Regia di Gabriele Mainetti vedi scheda film
Roma Est, praticamente quasi Guandong.
Di buono c’è che “La Città Proibita”, opera terza in 10 anni di Gabriele Mainetti dopo “Lo Chiamavano Jeeg Robot” (Guaglianone/Manotti) e “Freaks Out” (Guaglianone/Mainetti), non soffre, parimenti come il suo lavoro d’esordio, dello stesso “problema” che “affliggeva” il film precedente del regista, ovvero la questioncella dell’Italiani Brava Gente: se nella Roma di metà anni ‘40 del XX secolo occupata dai nazisti latitavano i fascisti in quella di metà anni ‘20 del XXI il rischio – attenzione: mini-spoiler – “cinesi veri mafiosi & italiani semplici marpioni” è scongiurato.
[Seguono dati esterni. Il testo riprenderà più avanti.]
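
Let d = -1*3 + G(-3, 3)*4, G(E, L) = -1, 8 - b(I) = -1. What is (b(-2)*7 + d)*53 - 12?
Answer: 2956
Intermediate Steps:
b(I) = 9 (b(I) = 8 - 1*(-1) = 8 + 1 = 9)
d = -7 (d = -1*3 - 1*4 = -3 - 4 = -7)
(b(-2)*7 + d)*53 - 12 = (9*7 - 7)*53 - 12 = (63 - 7)*53 - 12 = 56*53 - 12 = 2968 - 12 = 2956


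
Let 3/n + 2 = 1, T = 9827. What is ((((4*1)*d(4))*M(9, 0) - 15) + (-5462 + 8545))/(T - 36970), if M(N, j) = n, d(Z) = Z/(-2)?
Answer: -3092/27143 ≈ -0.11392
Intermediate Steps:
d(Z) = -Z/2 (d(Z) = Z*(-½) = -Z/2)
n = -3 (n = 3/(-2 + 1) = 3/(-1) = 3*(-1) = -3)
M(N, j) = -3
((((4*1)*d(4))*M(9, 0) - 15) + (-5462 + 8545))/(T - 36970) = ((((4*1)*(-½*4))*(-3) - 15) + (-5462 + 8545))/(9827 - 36970) = (((4*(-2))*(-3) - 15) + 3083)/(-27143) = ((-8*(-3) - 15) + 3083)*(-1/27143) = ((24 - 15) + 3083)*(-1/27143) = (9 + 3083)*(-1/27143) = 3092*(-1/27143) = -3092/27143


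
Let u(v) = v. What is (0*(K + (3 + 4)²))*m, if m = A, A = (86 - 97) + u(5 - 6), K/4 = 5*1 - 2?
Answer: 0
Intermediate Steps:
K = 12 (K = 4*(5*1 - 2) = 4*(5 - 2) = 4*3 = 12)
A = -12 (A = (86 - 97) + (5 - 6) = -11 - 1 = -12)
m = -12
(0*(K + (3 + 4)²))*m = (0*(12 + (3 + 4)²))*(-12) = (0*(12 + 7²))*(-12) = (0*(12 + 49))*(-12) = (0*61)*(-12) = 0*(-12) = 0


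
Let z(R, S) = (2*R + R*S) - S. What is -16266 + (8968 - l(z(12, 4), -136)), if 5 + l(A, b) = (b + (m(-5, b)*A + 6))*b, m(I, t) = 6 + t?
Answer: -1227213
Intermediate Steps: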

A parte un po’ di stanca (il film è lungo e procede per usuali blocchi prevedibili) verso ¾, culminante nel momento della prima rivelazione [preceduto da questa introduzione:
- Lei: “Dimmi cosa hai fatto!”
- Lui: gira la testa per guardare di lato, fuori campo, e la MdP segue il suo movimento del capo e il suo sguardo, poi dissolvenza sonora che anticipa il flashback e stacco netto visivo che apre l’analessi vera e propria.
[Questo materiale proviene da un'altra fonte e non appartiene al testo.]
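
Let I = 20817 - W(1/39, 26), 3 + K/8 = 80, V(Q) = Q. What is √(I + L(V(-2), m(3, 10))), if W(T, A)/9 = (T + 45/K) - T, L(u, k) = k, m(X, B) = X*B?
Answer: √1977567438/308 ≈ 144.38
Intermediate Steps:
m(X, B) = B*X
K = 616 (K = -24 + 8*80 = -24 + 640 = 616)
W(T, A) = 405/616 (W(T, A) = 9*((T + 45/616) - T) = 9*((45/616 + T) - T) = 9*(45/616) = 405/616)
I = 12822867/616 (I = 20817 - 1*405/616 = 20817 - 405/616 = 12822867/616 ≈ 20816.)
√(I + L(V(-2), m(3, 10))) = √(12822867/616 + 10*3) = √(12822867/616 + 30) = √(12841347/616) = √1977567438/308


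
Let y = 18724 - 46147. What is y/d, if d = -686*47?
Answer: 27423/32242 ≈ 0.85054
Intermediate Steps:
d = -32242
y = -27423
y/d = -27423/(-32242) = -27423*(-1/32242) = 27423/32242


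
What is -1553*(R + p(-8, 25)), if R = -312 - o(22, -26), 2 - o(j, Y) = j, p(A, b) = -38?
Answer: 512490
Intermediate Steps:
o(j, Y) = 2 - j
R = -292 (R = -312 - (2 - 1*22) = -312 - (2 - 22) = -312 - 1*(-20) = -312 + 20 = -292)
-1553*(R + p(-8, 25)) = -1553*(-292 - 38) = -1553*(-330) = 512490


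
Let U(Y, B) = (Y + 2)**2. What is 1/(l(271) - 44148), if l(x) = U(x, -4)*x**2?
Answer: 1/5473440141 ≈ 1.8270e-10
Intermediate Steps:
U(Y, B) = (2 + Y)**2
l(x) = x**2*(2 + x)**2 (l(x) = (2 + x)**2*x**2 = x**2*(2 + x)**2)
1/(l(271) - 44148) = 1/(271**2*(2 + 271)**2 - 44148) = 1/(73441*273**2 - 44148) = 1/(73441*74529 - 44148) = 1/(5473484289 - 44148) = 1/5473440141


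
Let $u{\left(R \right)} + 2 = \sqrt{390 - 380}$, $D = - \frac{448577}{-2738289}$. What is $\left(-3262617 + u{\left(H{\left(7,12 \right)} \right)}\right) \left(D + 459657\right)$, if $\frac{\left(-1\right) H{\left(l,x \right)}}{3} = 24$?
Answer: $- \frac{4106574214380123550}{2738289} + \frac{1258674155450 \sqrt{10}}{2738289} \approx -1.4997 \cdot 10^{12}$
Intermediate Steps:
$H{\left(l,x \right)} = -72$ ($H{\left(l,x \right)} = \left(-3\right) 24 = -72$)
$D = \frac{448577}{2738289}$ ($D = \left(-448577\right) \left(- \frac{1}{2738289}\right) = \frac{448577}{2738289} \approx 0.16382$)
$u{\left(R \right)} = -2 + \sqrt{10}$ ($u{\left(R \right)} = -2 + \sqrt{390 - 380} = -2 + \sqrt{10}$)
$\left(-3262617 + u{\left(H{\left(7,12 \right)} \right)}\right) \left(D + 459657\right) = \left(-3262617 - \left(2 - \sqrt{10}\right)\right) \left(\frac{448577}{2738289} + 459657\right) = \left(-3262619 + \sqrt{10}\right) \frac{1258674155450}{2738289} = - \frac{4106574214380123550}{2738289} + \frac{1258674155450 \sqrt{10}}{2738289}$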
Cioè, manco ne "Gli Occhi del Cuore" e “Caprera”!], la prima cosa da rimarcare spero (per voi) pleonasticamente, ma comunque doverosamente, è la presenza di un Marco Giallini mostruoso (come solo Pietro Taricone ne "La Nuova Squadra": no joke).
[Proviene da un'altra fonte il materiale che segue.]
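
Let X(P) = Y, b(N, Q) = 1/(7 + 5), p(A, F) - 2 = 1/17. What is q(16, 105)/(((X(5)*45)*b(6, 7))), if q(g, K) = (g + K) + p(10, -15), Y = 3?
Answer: 8368/765 ≈ 10.939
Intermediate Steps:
p(A, F) = 35/17 (p(A, F) = 2 + 1/17 = 35/17)
b(N, Q) = 1/12
X(P) = 3
q(g, K) = 35/17 + K + g (q(g, K) = (g + K) + 35/17 = (K + g) + 35/17 = 35/17 + K + g)
q(16, 105)/(((X(5)*45)*b(6, 7))) = (35/17 + 105 + 16)/(((3*45)*(1/12))) = 2092/(17*((135*(1/12)))) = 2092/(17*(45/4)) = (2092/17)*(4/45) = 8368/765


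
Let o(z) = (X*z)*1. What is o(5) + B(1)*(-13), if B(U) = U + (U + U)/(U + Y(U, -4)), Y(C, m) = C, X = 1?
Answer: -21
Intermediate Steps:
o(z) = z (o(z) = (1*z)*1 = z*1 = z)
B(U) = 1 + U (B(U) = U + (U + U)/(U + U) = U + (2*U)/((2*U)) = U + (2*U)*(1/(2*U)) = U + 1 = 1 + U)
o(5) + B(1)*(-13) = 5 + (1 + 1)*(-13) = 5 + 2*(-13) = 5 - 26 = -21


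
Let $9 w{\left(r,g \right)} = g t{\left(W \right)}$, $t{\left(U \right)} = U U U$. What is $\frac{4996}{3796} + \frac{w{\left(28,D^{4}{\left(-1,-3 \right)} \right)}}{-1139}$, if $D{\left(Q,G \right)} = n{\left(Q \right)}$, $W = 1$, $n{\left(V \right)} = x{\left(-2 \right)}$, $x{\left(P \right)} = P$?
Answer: $\frac{12788315}{9728199} \approx 1.3146$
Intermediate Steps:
$n{\left(V \right)} = -2$
$D{\left(Q,G \right)} = -2$
$t{\left(U \right)} = U^{3}$ ($t{\left(U \right)} = U^{2} U = U^{3}$)
$w{\left(r,g \right)} = \frac{g}{9}$ ($w{\left(r,g \right)} = \frac{g 1^{3}}{9} = \frac{g 1}{9} = \frac{g}{9}$)
$\frac{4996}{3796} + \frac{w{\left(28,D^{4}{\left(-1,-3 \right)} \right)}}{-1139} = \frac{4996}{3796} + \frac{\frac{1}{9} \left(-2\right)^{4}}{-1139} = 4996 \cdot \frac{1}{3796} + \frac{1}{9} \cdot 16 \left(- \frac{1}{1139}\right) = \frac{1249}{949} + \frac{16}{9} \left(- \frac{1}{1139}\right) = \frac{1249}{949} - \frac{16}{10251} = \frac{12788315}{9728199}$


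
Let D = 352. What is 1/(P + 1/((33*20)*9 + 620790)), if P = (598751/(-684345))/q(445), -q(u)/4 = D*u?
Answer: 8957709898051200/26801280581 ≈ 3.3423e+5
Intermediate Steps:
q(u) = -1408*u
P = 598751/428783203200 (P = (598751/(-684345))/((-1408*445)) = (598751*(-1/684345))/(-626560) = -598751/684345*(-1/626560) = 598751/428783203200 ≈ 1.3964e-6)
1/(P + 1/((33*20)*9 + 620790)) = 1/(598751/428783203200 + 1/((33*20)*9 + 620790)) = 1/(598751/428783203200 + 1/(660*9 + 620790)) = 1/(598751/428783203200 + 1/(5940 + 620790)) = 1/(598751/428783203200 + 1/626730) = 1/(26801280581/8957709898051200) = 8957709898051200/26801280581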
Detto ciò, questo “Year of the Wild Boar” in salsa “Big Trouble at the Esquilino” – sceneggiato dallo Stefano Bises de “La Squadra”, “Tutti Pazzi per Amore”, “Gomorra - la Serie”, “il Miracolo”, “the New Pope” e “Adagio” e dal Davide Serino di “1992”, “1993”, “Ti Mangio il Cuore”, “Avetrana - Qui Non è Hollywood”, duo che assieme aveva già collaborato per “Esterno Notte”, “il Re” e “M - il Figlio del Secolo”, interpretato da Enrico Borello (“SuperSex”), Yaxi Liu (autentica marzialista), Sabrina Ferilli (Americano Rosso, Diario di un Vizio, la Bella Vita, Ferie d’Agosto, Tutta la Vita Davanti, la Grande Bellezza, Un Altro Ferragosto), ShanShan ChunYu e un “Luca Zingaretti di Cechov” (nel senso che prima o poi doveva “sparare” – o, “no”-spoiler, essere sparato – come la proverbiale arma dell’autore de “il Gabbiano”, “Zio Vanja”, “Tre Sorelle” e “il Giardino dei Ciliegi”), fotografato da Paolo Carnera (operatore: Matteo Carlesimo), montato da Francesco Di Stefano, musicato da Fabio Amurri, coreografato da Liang Yang e co-prodotto dallo stesso Gabriele Mainetti con la sua Goon assieme a Wildside, Warner, Vision e Netflix – alla fin fine (per altre ragioni rispetto a “Freaks Out”, ma allo stesso livello) giocattolosamente funziona.
Roma Est, praticamente quasi Guandong.